Does The Inverted Yield Curve Signify an Incoming Recession?

10-2 Year Treasury Yield Spread, Source: YCharts

Last week, the carefully monitored yield differential between the 2-year and 10-year Treasury notes inverted. The yield on two-year Treasury notes reached 2.44 %, while the yield on 10-year notes was 2.38 %. 

What is a Yield Curve?

The United States Treasury funds government deficit expenditure by issuing debt securities with varying maturities. These span from 1 month to over 30 years.

Treasury rates vary in response to changes in demand and expectations for the economy. In a “primary market” auction process, competitive bidders determine yields, with prices inversely correlated to them. The Fed (Federal Reserve) establishes a target for the Fed Funds Rate and the Discount Rate in the very short term (overnight). Their policy of decreasing or raising those rates has an enormous impact, but they have no direct influence over the debt auctioning process.

The yield curve is a graphical representation of bond yields over different maturities. Longer-term bonds often pay higher interest rates to compensate investors for the greater risk they assume over time. The longer a bondholder has to wait to reclaim his principal, the more likely inflation will reduce the investment’s purchasing power, or the borrower will default.

Different Yield Curves, Source: Federal Reserve

Upward sloping yield curves are often connected with markets anticipating robust future economic expansion:

Long-Term Yield = Long-Run (Nominal) Growth + Term Premium

Investors expect a higher compensation for owning riskier long-term bonds rather than just rolling over their ownership of short-term bills. This compensation is known as a “term premium.”

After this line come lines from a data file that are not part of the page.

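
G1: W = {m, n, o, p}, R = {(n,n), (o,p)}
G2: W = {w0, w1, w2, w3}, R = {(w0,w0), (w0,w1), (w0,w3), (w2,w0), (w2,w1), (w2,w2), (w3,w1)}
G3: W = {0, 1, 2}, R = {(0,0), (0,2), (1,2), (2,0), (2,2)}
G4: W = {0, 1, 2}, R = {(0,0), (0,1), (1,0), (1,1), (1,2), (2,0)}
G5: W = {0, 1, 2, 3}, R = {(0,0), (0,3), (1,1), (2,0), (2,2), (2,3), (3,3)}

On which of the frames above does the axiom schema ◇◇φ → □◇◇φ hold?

G1, G3

Frame correspondent (Sahlqvist): ∀x ∀y ∀z ((xR²y ∧ xRz) → ∃w (y = w ∧ zR²w)) — i.e. a generalized confluence (Geach) condition.
G1: ✓.
G2: fails — w0R²w0, w0Rw1 but no w with w0=w and w1R²w.
G3: ✓.
G4: fails — 1R²2, 1R2 but no w with 2=w and 2R²w.
G5: fails — 0R²0, 0R3 but no w with 0=w and 3R²w.
Valid on: G1, G3.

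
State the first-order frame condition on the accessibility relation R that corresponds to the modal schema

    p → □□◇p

∀x ∀z (xR²z → ∃w (x = w ∧ zRw))

This is a Sahlqvist (Geach-type) schema ◇^0□^0p → □^2◇^1p.
First-order correspondent: ∀x ∀z (xR²z → ∃w (x = w ∧ zRw)).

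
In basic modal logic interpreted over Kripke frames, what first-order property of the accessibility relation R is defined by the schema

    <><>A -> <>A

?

transitivity

This is a form of the 4 axiom.
It corresponds to transitivity: forall x forall y forall z (Rxy & Ryz -> Rxz).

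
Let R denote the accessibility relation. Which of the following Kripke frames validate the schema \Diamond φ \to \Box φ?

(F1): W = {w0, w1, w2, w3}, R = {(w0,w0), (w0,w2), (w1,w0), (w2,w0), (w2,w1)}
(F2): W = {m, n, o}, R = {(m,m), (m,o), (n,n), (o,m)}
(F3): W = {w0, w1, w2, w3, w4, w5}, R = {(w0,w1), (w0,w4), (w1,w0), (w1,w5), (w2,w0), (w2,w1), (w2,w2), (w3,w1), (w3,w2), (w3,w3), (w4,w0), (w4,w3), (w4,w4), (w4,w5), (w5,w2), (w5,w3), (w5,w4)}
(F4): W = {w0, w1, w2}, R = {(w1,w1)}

(F4)

The schema corresponds to partial functionality: \forall x \forall y \forall z (Rxy \wedge Rxz \to y = z).
(F1): fails — w0 sees both w0 and w2.
(F2): fails — m sees both m and o.
(F3): fails — w0 sees both w1 and w4.
(F4): holds.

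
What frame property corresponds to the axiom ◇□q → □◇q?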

Bonds with shorter maturities, on the other hand, are expected to yield less than bonds with longer durations. However, this relationship might be flipped at times.

Inverted Yield Curve

When the Fed’s policy is related to tightening and raising rates in the near term, the curve often flattens or even inverts. This indicates that investors are less optimistic about the economy’s long-term prospects and expect the Fed to decrease interest rates in the future to support the economy.

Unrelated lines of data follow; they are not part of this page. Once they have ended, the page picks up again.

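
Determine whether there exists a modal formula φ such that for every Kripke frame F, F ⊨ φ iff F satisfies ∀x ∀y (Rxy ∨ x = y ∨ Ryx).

No

Modal frame validity is preserved under disjoint unions.
Take 4 disjoint single-world reflexive frames: each is trivially connected, but their disjoint union has 4 worlds with no edge between distinct components, so it is not connected.
So no modal formula (or set of formulas) defines exactly the connected frames.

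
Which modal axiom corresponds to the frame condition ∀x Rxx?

□q → q

The condition is reflexivity. The T schema □q → q defines it.
Suppose □q→q is valid. At any x set V(q)={w : Rxw}. Then □q holds at x, so q holds at x, i.e. Rxx.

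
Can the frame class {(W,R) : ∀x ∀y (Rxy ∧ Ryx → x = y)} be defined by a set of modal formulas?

Any modally definable frame class is closed under surjective bounded morphisms.
The 8-cycle (worlds 0,1,2,3,4,5,6,7 with 0→1→2→3→4→5→6→7→0) is antisymmetric. Sending even-indexed worlds to s and odd-indexed worlds to t is a surjective bounded morphism onto the two-world frame with s↔t, which is not antisymmetric.
Hence antisymmetry is not modally definable.

No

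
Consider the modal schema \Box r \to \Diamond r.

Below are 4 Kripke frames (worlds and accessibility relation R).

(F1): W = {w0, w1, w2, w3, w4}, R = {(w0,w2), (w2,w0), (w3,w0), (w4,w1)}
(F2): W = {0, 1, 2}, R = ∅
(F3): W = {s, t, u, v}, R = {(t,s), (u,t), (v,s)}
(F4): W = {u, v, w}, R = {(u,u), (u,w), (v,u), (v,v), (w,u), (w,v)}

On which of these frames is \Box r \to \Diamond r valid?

The schema corresponds to seriality: \forall x \exists y Rxy.
(F1): fails — world w1 has no successor.
(F2): fails — world 0 has no successor.
(F3): fails — world s has no successor.
(F4): ✓.

(F4)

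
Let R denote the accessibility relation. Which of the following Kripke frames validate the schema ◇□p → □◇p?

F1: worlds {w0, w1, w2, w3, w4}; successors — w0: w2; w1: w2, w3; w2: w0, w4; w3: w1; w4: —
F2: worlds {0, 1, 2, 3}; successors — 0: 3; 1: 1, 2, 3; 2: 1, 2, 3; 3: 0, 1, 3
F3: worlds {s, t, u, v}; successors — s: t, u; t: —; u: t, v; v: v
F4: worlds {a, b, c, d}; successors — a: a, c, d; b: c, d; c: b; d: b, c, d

The schema corresponds to convergence: ∀x ∀y ∀z (Rxy ∧ Rxz → ∃w (Ryw ∧ Rzw)).
F1: fails — Rw1w2 and Rw1w3 but w2 and w3 have no common successor.
F2: condition met.
F3: fails — Rsu and Rst but u and t have no common successor.
F4: fails — Raa and Rac but a and c have no common successor.

F2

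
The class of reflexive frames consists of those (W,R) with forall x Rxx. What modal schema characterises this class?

This is reflexivity; the standard corresponding axiom is T: □s → s.

□s → s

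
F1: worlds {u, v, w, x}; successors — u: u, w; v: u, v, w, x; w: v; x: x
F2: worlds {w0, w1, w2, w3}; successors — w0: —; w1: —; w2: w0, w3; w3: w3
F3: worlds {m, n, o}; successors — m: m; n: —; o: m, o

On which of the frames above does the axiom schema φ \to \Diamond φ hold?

none

Frame correspondent (Sahlqvist): \forall x \exists w (x = w \wedge xRw) — i.e. a generalized confluence (Geach) condition.
F1: fails — at w but no t with w=t and wRt.
F2: fails — at w0 but no w with w0=w and w0Rw.
F3: fails — at n but no w with n=w and nRw.
Valid on no frame.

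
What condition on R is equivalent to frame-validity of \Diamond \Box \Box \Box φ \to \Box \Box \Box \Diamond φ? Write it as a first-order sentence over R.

\forall x \forall y \forall z ((xRy \wedge x R^3 z) \to \exists w (y R^3 w \wedge zRw))

This is a Sahlqvist (Geach-type) schema ◇^1□^3φ → □^3◇^1φ.
Minimal-valuation argument: fix x; take any y with xR^1y and any z with xR^3z. Set V(φ) to the set of worlds R-reachable from y in exactly 3 steps. Then □^3φ holds at y, so the antecedent holds at x; validity forces ◇^1φ at z, giving a w with zR^1w and yR^3w.
First-order correspondent: \forall x \forall y \forall z ((xRy \wedge x R^3 z) \to \exists w (y R^3 w \wedge zRw)).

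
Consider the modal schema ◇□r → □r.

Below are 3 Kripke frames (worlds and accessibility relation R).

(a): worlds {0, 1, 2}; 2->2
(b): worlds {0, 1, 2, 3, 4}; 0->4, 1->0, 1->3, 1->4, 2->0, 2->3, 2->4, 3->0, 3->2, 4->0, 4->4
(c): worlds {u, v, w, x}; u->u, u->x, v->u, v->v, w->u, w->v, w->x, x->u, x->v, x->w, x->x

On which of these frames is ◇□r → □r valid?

The schema corresponds to the Euclidean property: ∀x ∀y ∀z (Rxy ∧ Rxz → Ryz).
(a): condition met.
(b): fails — R10 and R10 but not R00.
(c): fails — Rvu and Rvv but not Ruv.

(a)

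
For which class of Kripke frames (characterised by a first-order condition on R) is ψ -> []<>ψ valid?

Suppose ψ→□◇ψ is valid. Take Rxy and set V(ψ)={x}. Then ψ at x, so □◇ψ at x, so ◇ψ at y, so some z with Ryz has ψ; z=x, i.e. Ryx.

Symmetry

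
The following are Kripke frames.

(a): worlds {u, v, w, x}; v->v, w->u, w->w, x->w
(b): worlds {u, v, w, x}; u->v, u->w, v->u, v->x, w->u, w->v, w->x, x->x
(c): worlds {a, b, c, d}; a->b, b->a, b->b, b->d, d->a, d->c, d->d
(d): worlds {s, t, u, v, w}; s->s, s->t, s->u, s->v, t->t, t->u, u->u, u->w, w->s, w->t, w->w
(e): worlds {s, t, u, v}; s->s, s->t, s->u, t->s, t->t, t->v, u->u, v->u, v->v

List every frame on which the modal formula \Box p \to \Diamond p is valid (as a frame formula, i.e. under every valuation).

This is the axiom for seriality; its first-order frame correspondent is \forall x \exists y Rxy.
(a): fails — world u has no successor.
(b): satisfies the condition.
(c): fails — world c has no successor.
(d): fails — world v has no successor.
(e): satisfies the condition.

(b), (e)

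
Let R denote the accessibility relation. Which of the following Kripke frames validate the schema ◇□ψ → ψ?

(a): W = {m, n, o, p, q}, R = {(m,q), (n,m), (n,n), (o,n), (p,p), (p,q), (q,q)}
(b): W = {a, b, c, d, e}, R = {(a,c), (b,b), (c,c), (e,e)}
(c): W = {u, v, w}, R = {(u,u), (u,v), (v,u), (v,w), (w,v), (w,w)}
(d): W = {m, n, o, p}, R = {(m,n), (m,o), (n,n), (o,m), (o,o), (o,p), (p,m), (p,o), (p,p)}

(c)

The schema corresponds to a generalized confluence (Geach) condition: ∀x ∀y (xRy → ∃w (yRw ∧ x = w)).
(a): fails — mRq but no w with qRw and m=w.
(b): fails — aRc but no w with cRw and a=w.
(c): satisfies the condition.
(d): fails — mRn but no w with nRw and m=w.
Valid on: (c).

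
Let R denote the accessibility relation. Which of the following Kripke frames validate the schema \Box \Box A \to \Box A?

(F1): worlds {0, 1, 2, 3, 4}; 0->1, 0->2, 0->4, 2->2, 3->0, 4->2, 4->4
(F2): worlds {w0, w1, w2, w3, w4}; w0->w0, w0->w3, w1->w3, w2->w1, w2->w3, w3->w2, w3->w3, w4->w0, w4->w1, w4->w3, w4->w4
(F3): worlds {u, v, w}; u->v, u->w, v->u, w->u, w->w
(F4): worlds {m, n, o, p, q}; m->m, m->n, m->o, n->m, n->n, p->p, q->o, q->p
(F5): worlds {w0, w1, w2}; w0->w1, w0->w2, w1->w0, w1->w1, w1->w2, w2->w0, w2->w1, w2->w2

Frame correspondent (Sahlqvist): \forall x \forall y (Rxy \to \exists z (Rxz \wedge Rzy)) — i.e. density.
(F1): fails — R01 but no z with R0z and Rz1.
(F2): fails — Rw2w1 but no z with Rw2z and Rzw1.
(F3): fails — Ruv but no z with Ruz and Rzv.
(F4): fails — Rqo but no z with Rqz and Rzo.
(F5): condition met.
Valid on: (F5).

(F5)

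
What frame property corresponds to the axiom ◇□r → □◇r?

convergence

Suppose ◇□r→□◇r is valid. Take Rxy, Rxz and set V(r)={w : Ryw}. Then □r at y so ◇□r at x, so □◇r at x, so ◇r at z, giving w with Rzw and Ryw.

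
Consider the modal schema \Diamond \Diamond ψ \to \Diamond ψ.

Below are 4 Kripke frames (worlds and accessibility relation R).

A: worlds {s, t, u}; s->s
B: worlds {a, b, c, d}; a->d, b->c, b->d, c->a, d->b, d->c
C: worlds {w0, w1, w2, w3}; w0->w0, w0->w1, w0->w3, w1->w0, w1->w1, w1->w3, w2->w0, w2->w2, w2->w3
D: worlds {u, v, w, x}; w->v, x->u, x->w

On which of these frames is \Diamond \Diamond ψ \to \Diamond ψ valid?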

An inverted yield curve also can cause economic slowdowns. This is because refinancing loans in the short term becomes expensive. Banks usually borrow money in the near term and lend them out in the long run. When short-term interest rates exceed long-term interest rates, banks face pressures and become disincentivized to lend. This reduces economic activity.

The Predictive Power of the Inverted Yield Curve

Bond yield spreads are commonly used to assess the state of the economy. Greater spreads between long-term and short-term bonds result in an upward sloping yield curve, which can suggest positive economic prospects. Narrower spreads result in a flatter or even negatively curved yield curve, indicating weak economic prospects.

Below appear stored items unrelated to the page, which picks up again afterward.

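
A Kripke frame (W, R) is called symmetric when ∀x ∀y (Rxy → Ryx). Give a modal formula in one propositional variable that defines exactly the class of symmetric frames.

This is symmetry; the standard corresponding axiom is B: p → □◇p.
Suppose p→□◇p is valid. Take Rxy and set V(p)={x}. Then p at x, so □◇p at x, so ◇p at y, so some z with Ryz has p; z=x, i.e. Ryx.

p → □◇p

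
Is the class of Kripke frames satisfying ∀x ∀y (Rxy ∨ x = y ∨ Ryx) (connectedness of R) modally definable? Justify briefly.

Any modally definable frame class is closed under disjoint unions.
Take 4 disjoint single-world reflexive frames: each is trivially connected, but their disjoint union has 4 worlds with no edge between distinct components, so it is not connected.
So no modal formula (or set of formulas) defines exactly the connected frames.

Not definable by any modal formula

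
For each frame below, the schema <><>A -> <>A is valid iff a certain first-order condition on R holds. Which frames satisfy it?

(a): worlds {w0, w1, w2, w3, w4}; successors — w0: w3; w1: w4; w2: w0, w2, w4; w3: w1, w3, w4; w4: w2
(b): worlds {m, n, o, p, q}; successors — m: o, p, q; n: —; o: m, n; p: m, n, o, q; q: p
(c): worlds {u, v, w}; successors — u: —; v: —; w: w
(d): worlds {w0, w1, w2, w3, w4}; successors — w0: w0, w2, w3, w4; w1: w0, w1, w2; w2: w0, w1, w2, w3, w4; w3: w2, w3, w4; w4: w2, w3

The schema corresponds to a generalized confluence (Geach) condition: forall x forall y (x R^2 y -> exists w (y = w & xRw)).
(a): fails — w0R²w1 but no w with w1=w and w0Rw.
(b): fails — mR²m but no w with m=w and mRw.
(c): holds.
(d): fails — w0R²w1 but no w with w1=w and w0Rw.

(c)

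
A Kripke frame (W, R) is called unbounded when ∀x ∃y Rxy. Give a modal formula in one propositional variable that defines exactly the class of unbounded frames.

A defining formula is □r → ◇r (the D axiom).

□r → ◇r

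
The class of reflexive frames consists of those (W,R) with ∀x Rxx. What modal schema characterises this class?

□r → r

The condition is reflexivity. The T schema □r → r defines it.
Suppose □r→r is valid. At any x set V(r)={w : Rxw}. Then □r holds at x, so r holds at x, i.e. Rxx.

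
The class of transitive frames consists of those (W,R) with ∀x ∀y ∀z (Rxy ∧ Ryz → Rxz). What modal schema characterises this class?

The condition is transitivity. The 4 schema □r → □□r defines it.
Suppose □r→□□r is valid. Take Rxy, Ryz and set V(r)={w : Rxw}. Then □r at x, so □□r at x, so □r at y, so r at z, i.e. Rxz.

□r → □□r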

Recessions Highlighted in Red, Source: Bloomberg 

Over the previous 60 years, every recession in the United States has been preceded by at least a partly inverted yield curve. The delay has lasted anywhere from six to thirty-six months, with an average of 22 months.

Every inversion of the yield curve, on the other hand, has not been followed by a recession. As a predictor, an inverted yield curve suggests but does not guarantee a recession.

We should not base our investment decisions exclusively on the yield curve. The yield curve inversion can be benign and indicate only an economic slowdown but not a recession. There are a large number of variables involved in the picture.

Even if it can foresee an economic downturn, it doesn’t always mean that the inverted yield curve can help you time the market. It also does not indicate the severity of the recession. Furthermore, the Fed can still make efforts to forestall the decline.

Conclusion

According to several analysts, the Federal Reserve’s unusual intervention in bond markets has artificially lowered the 10-year Treasury rate. As a result, this case of an inverted yield curve isn’t particularly noteworthy.

The central bank anticipates that inflation will fall as supply bottlenecks in the economy relax. If inflation does not fall as expected and the central bank continues to raise interest rates until 2023 or beyond, a recession may become more of a worry than it is today.